Goda Klumbytė is an interdisciplinary scholar working between informatics and humanities & social sciences. Her research engages feminist new materialism, posthumanism, human-computer interaction and algorithmic systems design. In her doctoral research at the Participatory IT Design department at the University of Kassel, Germany she investigated epistemic premises of machine learning as a knowledge production tool and proposed innovative ways to work with intersectional feminist and new materialist epistemologies towards more contextualised and accountable machine learning systems design. She co-edited More Posthuman Glossary with R. Braidotti and E. Jones (Bloomsbury, 2022), and published work in Posthuman Glossary (Braidotti & Hlavajova, 2018), Everyday Feminist Research Praxis (Leurs & Olivieri, 2015), journals Online Information Review, Digital Creativity and ASAP, as well as presented at informatics conferences such as ACM’s CHI, nordiCHI and FAccT. 

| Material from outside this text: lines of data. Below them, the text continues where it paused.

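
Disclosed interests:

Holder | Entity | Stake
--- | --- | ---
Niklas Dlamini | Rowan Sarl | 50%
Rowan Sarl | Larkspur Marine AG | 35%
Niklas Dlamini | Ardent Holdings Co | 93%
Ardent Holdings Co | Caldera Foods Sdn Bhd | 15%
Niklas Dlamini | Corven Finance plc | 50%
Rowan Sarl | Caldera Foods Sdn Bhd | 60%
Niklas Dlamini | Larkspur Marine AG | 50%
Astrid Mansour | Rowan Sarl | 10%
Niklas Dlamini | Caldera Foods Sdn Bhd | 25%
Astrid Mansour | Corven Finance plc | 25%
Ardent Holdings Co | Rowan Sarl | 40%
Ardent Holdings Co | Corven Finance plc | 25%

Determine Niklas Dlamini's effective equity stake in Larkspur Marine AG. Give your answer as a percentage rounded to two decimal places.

80.52%

Niklas reaches Larkspur along 3 paths.
Via Ardent → Rowan: 93% × 40% × 35% = 13.02%.
Via Rowan: 50% × 35% = 17.5%.
Direct stake: 50% = 50%.
Total: 13.02% + 17.5% + 50% = 80.52%.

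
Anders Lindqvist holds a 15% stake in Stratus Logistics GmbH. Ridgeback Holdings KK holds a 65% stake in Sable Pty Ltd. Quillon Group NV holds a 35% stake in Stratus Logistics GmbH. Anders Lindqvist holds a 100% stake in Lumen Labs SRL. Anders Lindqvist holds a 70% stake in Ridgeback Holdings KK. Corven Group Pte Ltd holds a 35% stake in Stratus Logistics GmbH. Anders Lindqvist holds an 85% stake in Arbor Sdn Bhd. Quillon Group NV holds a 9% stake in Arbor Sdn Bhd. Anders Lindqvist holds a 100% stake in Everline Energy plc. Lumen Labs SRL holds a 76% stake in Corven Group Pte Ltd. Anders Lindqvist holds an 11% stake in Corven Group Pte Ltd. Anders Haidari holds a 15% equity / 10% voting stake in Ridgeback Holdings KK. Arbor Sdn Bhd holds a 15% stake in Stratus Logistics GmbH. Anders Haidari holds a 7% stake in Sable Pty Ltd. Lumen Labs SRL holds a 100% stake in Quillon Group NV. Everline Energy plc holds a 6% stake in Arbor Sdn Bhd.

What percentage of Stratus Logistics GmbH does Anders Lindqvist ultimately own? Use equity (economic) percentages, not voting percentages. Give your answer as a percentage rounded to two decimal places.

Anders Lindqvist reaches Stratus along 7 paths.
Via Everline → Arbor: 100% × 6% × 15% = 0.9%.
Via Arbor: 85% × 15% = 12.75%.
Via Lumen → Quillon → Arbor: 100% × 100% × 9% × 15% = 1.35%.
Via Lumen → Corven: 100% × 76% × 35% = 26.6%.
Via Corven: 11% × 35% = 3.85%.
Via Lumen → Quillon: 100% × 100% × 35% = 35%.
Direct stake: 15% = 15%.
Total: 0.9% + 12.75% + 1.35% + 26.6% + 3.85% + 35% + 15% = 95.45%.

95.45%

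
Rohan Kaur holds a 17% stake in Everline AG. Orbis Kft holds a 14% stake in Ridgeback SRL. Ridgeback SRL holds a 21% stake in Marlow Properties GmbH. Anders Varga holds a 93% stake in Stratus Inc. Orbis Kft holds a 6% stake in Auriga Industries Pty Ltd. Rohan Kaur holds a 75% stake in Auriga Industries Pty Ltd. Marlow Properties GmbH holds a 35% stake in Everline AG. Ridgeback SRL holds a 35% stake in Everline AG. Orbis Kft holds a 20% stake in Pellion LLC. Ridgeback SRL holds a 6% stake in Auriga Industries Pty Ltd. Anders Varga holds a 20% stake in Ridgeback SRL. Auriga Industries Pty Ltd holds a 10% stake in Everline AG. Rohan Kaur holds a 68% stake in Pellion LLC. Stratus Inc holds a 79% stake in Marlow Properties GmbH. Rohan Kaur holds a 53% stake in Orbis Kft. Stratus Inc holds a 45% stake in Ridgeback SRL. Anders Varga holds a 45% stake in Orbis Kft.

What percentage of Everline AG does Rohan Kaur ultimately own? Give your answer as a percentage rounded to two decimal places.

Rohan reaches Everline along 6 paths.
Via Orbis → Ridgeback: 53% × 14% × 35% = 2.597%.
Direct stake: 17% = 17%.
Via Orbis → Ridgeback → Marlow: 53% × 14% × 21% × 35% = 0.54537%.
Via Auriga: 75% × 10% = 7.5%.
Via Orbis → Ridgeback → Auriga: 53% × 14% × 6% × 10% = 0.04452%.
Via Orbis → Auriga: 53% × 6% × 10% = 0.318%.
Total: 2.597% + 17% + 0.54537% + 7.5% + 0.04452% + 0.318% = 28.00489%.
Rounded: 28.00%.

28.00%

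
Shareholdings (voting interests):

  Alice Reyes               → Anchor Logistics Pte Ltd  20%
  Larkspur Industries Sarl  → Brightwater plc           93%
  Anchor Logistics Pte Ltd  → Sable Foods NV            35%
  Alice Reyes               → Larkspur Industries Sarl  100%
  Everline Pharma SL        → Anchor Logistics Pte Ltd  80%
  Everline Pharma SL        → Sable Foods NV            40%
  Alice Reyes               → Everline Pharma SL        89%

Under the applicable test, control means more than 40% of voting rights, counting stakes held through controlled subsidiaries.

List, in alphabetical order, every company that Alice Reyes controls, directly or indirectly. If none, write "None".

Alice holds 89% of Everline, so Alice controls Everline.
Alice holds 100% of Larkspur, so Alice controls Larkspur.
Alice and Everline together hold 20% + 80% = 100% of Anchor, so Alice controls Anchor.
Larkspur holds 93% of Brightwater, so Alice controls Brightwater.
Everline and Anchor together hold 40% + 35% = 75% of Sable, so Alice controls Sable.

Anchor Logistics Pte Ltd, Brightwater plc, Everline Pharma SL, Larkspur Industries Sarl, Sable Foods NV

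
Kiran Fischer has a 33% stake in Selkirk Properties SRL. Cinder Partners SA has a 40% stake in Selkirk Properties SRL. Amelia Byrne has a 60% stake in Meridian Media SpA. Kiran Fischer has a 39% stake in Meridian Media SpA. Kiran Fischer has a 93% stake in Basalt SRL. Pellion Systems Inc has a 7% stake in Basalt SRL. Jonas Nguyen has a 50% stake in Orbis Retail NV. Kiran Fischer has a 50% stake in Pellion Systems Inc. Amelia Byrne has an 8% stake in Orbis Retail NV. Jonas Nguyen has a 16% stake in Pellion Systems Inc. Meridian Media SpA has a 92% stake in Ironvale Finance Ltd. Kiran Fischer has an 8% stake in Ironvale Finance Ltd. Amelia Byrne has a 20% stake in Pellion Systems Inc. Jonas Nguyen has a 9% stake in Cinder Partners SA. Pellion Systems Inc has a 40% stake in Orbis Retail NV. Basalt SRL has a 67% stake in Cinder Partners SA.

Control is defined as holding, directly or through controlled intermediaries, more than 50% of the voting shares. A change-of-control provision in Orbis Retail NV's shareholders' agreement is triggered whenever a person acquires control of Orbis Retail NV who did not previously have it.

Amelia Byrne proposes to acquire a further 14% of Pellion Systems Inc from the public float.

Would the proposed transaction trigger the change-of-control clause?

No

The purchase changes only Amelia's holdings, so Amelia is the only person who could newly come to control Orbis.
Amelia holds 60% of Meridian, so Amelia controls Meridian.
Meridian holds 92% of Ironvale, so Amelia controls Ironvale.
In Orbis, Amelia's side holds only 8%, not > 50%.
So before the transaction, Amelia does not control Orbis.
After the purchase, Amelia's direct stake in Pellion rises to 20% + 14% = 34%.
Amelia's side now holds 34% of Pellion, not > 50%, so Amelia still does not control Pellion.
After the transaction, Amelia's side holds 8% of Orbis, not > 50%, so Amelia still does not control Orbis.
No new person acquires control, so the clause is not triggered.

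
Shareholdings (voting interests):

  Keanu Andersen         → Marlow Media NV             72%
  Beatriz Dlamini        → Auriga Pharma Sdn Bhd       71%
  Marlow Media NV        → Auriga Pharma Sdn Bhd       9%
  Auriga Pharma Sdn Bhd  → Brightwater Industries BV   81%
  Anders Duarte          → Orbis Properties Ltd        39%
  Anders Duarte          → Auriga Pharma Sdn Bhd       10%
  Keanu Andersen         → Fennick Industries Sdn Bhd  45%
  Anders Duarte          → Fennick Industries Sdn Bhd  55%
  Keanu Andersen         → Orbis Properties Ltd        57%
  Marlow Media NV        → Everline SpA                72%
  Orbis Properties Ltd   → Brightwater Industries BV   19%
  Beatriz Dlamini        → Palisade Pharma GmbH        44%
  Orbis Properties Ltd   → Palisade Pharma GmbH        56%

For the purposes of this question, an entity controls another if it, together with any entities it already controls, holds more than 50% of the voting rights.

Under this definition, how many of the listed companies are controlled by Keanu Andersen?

Keanu holds 72% of Marlow, so Keanu controls Marlow.
Keanu holds 57% of Orbis, so Keanu controls Orbis.
Orbis holds 56% of Palisade, so Keanu controls Palisade.
Marlow holds 72% of Everline, so Keanu controls Everline.
No other company's threshold is met.
Keanu controls 4 companies.

4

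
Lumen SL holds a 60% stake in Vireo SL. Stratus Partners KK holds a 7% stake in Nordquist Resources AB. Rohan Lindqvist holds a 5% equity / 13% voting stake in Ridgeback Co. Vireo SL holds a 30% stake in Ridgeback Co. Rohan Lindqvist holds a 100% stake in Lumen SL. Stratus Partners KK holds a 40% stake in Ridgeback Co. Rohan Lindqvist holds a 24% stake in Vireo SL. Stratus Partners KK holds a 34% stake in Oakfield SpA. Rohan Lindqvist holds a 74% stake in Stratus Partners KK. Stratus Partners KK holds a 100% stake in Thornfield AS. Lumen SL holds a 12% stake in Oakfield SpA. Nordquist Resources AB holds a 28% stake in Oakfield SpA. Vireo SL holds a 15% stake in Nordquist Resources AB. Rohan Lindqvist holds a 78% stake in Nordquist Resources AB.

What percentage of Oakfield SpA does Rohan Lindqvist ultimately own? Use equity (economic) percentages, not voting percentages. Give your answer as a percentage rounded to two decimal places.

Rohan reaches Oakfield along 6 paths.
Via Stratus → Nordquist: 74% × 7% × 28% = 1.4504%.
Via Vireo → Nordquist: 24% × 15% × 28% = 1.008%.
Via Lumen → Vireo → Nordquist: 100% × 60% × 15% × 28% = 2.52%.
Via Nordquist: 78% × 28% = 21.84%.
Via Lumen: 100% × 12% = 12%.
Via Stratus: 74% × 34% = 25.16%.
Total: 1.4504% + 1.008% + 2.52% + 21.84% + 12% + 25.16% = 63.9784%.
Rounded: 63.98%.

63.98%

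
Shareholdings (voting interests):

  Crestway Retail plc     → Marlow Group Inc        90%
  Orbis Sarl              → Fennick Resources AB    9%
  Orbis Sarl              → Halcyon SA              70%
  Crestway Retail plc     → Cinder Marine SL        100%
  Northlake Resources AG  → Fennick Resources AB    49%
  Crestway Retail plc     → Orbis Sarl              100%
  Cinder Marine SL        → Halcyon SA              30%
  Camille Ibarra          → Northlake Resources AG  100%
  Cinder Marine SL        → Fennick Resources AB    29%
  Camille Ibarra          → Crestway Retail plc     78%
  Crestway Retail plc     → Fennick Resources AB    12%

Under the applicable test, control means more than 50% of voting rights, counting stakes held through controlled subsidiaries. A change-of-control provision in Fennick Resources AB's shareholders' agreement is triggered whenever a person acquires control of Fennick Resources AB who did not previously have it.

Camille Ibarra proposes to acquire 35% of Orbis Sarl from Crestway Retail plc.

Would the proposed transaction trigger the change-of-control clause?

The purchase adds only to Camille's holdings (Crestway's stake shrinks), so Camille is the only person who could newly come to control Fennick.
Camille holds 100% of Northlake, so Camille controls Northlake.
Camille holds 78% of Crestway, so Camille controls Crestway.
Crestway holds 100% of Cinder, so Camille controls Cinder.
Crestway holds 100% of Orbis, so Camille controls Orbis.
Cinder and Crestway and Northlake and Orbis together hold 29% + 12% + 49% + 9% = 99% of Fennick, so Camille controls Fennick.
So Camille already controls Fennick before the transaction.
After the purchase, Camille holds 35% of Orbis directly, and Crestway's stake falls to 65%.
Camille controlled Fennick already, so this is not a new person acquiring control; every other person's position is unchanged or reduced.
No new person acquires control, so the clause is not triggered.

No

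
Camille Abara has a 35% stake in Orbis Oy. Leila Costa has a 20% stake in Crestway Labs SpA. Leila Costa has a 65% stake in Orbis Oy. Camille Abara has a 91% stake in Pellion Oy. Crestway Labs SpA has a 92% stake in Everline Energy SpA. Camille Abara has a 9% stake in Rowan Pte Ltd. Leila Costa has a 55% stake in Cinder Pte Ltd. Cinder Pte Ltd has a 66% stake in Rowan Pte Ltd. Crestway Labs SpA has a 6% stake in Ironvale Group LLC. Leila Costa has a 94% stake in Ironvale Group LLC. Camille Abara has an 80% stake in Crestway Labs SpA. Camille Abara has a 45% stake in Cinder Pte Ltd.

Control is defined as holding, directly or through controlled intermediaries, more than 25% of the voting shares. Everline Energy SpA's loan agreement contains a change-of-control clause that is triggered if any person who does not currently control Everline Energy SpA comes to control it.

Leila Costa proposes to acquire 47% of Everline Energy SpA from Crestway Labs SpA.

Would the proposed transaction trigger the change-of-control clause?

Yes

The purchase adds only to Leila's holdings (Crestway's stake shrinks), so Leila is the only person who could newly come to control Everline.
Leila holds 55% of Cinder, so Leila controls Cinder.
Leila holds 65% of Orbis, so Leila controls Orbis.
Cinder holds 66% of Rowan, so Leila controls Rowan.
Leila holds 94% of Ironvale, so Leila controls Ironvale.
Neither Leila nor any entity Leila controls holds any voting interest in Everline.
So before the transaction, Leila does not control Everline.
After the purchase, Leila holds 47% of Everline directly, and Crestway's stake falls to 45%.
Leila holds 47% of Everline, so Leila controls Everline.
Leila did not control Everline before and does after, so the clause is triggered.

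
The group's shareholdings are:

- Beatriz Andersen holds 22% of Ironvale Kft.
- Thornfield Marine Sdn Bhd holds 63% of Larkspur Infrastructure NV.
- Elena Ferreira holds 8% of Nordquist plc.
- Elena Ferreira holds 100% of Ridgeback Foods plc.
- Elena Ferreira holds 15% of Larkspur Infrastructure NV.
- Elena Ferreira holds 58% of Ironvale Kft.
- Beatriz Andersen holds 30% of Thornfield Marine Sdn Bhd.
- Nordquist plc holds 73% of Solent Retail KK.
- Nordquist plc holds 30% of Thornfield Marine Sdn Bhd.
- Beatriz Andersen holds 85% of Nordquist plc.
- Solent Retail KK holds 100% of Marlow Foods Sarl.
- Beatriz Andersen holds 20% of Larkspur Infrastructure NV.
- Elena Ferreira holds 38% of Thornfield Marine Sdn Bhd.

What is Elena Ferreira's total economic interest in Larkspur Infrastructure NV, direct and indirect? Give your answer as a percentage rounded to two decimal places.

40.45%

Elena reaches Larkspur along 3 paths.
Via Thornfield: 38% × 63% = 23.94%.
Via Nordquist → Thornfield: 8% × 30% × 63% = 1.512%.
Direct stake: 15% = 15%.
Total: 23.94% + 1.512% + 15% = 40.452%.
Rounded: 40.45%.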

Dominik Schinder is a PhD candidate in Applied Mathematics at Imperial College London, supervised by Prof. Mauricio Barahona. Drawing from Network Science, Machine Learning and Topological Data Analysis, Dominik develops methods for the Computational Social Sciences and analyses conspiracy-related online communication as a Research Fellow at the Weizenbaum Institute Berlin. Prior to the PhD, Dominik received an MSc in Applied Mathematics from Imperial College and an MA in Digital Media from Goldsmiths, University of London.